Housing Minister Phil Twyford said the stocktake report will provide an up to date picture of the housing market - gathering definitive data on homelessness, the rental market, and the decline of home ownership.

Mr Twyford said it's time the government was upfront with the public.

"For years and years under the past government we just had spin and denial from a government that refused to accept even its own definition of homelessness that suppressed the figures around the number of houses that were being built, the number of affordable houses that were being built."

Mr Twyford also accused the previous government of having kept other crucial housing data under wraps.

"[The data] showed that there's now a shortfall of 71,000 houses in New Zealand!

"So it's time to open the books and I think give New Zealanders an accurate picture of the true state of housing in New Zealand today."

Three experts have been appointed to carry out the housing market stocktake.

They are economist Shamubeel Eaqub, housing academic Philippa Howden-Chapman and long-time community housing advocate Alan Johnson.

But National is questioning why, if the government already has this information at its fingertips, it is necessary for the Housing Minister Phil Twyford to commission a report into it.

And its housing spokesperson Michael Woodhouse said the report writers' views are already well known.

"Well look, they're all very good people, but they've all been quite critical of the previous government and it's either action or inaction."

Mr Woodhouse said the report is just smoke and mirrors.

"These three are only going to ask the same source that the Minister himself is able to ask and has already - so I see no value in the committee," Mr Woodhouse told RNZ.

"And Mr Twyford should be getting on and delivering the promises that he gave to the New Zealand public - which was to increase housing supply by 100,000 dwellings over the next 10 years."

Alan Johnson, who works as the Salvation Army's social policy analyst, will be looking at social housing, housing for the elderly, and rents for the report.

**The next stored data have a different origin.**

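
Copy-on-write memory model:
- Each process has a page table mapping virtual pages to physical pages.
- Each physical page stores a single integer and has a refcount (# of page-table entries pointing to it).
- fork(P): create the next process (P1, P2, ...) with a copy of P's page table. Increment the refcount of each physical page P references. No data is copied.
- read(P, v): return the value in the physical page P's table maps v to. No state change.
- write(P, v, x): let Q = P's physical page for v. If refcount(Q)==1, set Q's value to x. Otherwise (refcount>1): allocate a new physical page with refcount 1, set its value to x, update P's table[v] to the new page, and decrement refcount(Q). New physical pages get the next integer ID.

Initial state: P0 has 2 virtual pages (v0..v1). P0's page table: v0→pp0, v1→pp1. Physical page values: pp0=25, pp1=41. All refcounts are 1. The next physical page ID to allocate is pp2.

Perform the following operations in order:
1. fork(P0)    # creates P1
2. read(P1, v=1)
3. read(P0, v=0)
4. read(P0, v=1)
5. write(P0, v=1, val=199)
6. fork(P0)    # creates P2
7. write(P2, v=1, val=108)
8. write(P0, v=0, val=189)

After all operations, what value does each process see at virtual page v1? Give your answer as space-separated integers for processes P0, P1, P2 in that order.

Answer: 199 41 108

Derivation:
Op 1: fork(P0) -> P1. 2 ppages; refcounts: pp0:2 pp1:2
Op 2: read(P1, v1) -> 41. No state change.
Op 3: read(P0, v0) -> 25. No state change.
Op 4: read(P0, v1) -> 41. No state change.
Op 5: write(P0, v1, 199). refcount(pp1)=2>1 -> COPY to pp2. 3 ppages; refcounts: pp0:2 pp1:1 pp2:1
Op 6: fork(P0) -> P2. 3 ppages; refcounts: pp0:3 pp1:1 pp2:2
Op 7: write(P2, v1, 108). refcount(pp2)=2>1 -> COPY to pp3. 4 ppages; refcounts: pp0:3 pp1:1 pp2:1 pp3:1
Op 8: write(P0, v0, 189). refcount(pp0)=3>1 -> COPY to pp4. 5 ppages; refcounts: pp0:2 pp1:1 pp2:1 pp3:1 pp4:1
P0: v1 -> pp2 = 199
P1: v1 -> pp1 = 41
P2: v1 -> pp3 = 108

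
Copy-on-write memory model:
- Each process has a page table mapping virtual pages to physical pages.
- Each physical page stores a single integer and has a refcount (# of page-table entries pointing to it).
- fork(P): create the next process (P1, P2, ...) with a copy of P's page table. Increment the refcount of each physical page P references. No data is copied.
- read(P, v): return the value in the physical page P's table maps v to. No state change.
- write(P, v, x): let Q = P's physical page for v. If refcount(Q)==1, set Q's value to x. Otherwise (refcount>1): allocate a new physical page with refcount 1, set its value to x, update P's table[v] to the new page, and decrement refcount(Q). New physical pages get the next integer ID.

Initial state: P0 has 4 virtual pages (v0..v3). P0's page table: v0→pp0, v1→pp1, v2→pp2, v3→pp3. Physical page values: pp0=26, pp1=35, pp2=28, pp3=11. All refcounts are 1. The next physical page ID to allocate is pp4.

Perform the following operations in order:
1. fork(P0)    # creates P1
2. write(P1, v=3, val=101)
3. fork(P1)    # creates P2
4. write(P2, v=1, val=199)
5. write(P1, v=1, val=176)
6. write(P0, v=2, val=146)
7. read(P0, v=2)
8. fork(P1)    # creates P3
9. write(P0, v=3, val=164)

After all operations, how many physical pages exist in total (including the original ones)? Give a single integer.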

He rejected Mr Woodhouse's criticism of the project.

"It won't be smoke and mirrors - it'll be very much opening the books and looking at what is wrong with our housing policy and housing markets right now," Mr Johnson told RNZ.

"The other issue is of course that some of this data, particularly the data administered by government agencies hasn't always been readily available until now.

"And so, much of the work that we'll uncover I think will be slightly new in the sense that it hasn't seen the light of day before - so it is worth doing," he said.

The stocktake report is due before Christmas and $12,000 has been allocated in total for the writers' fees.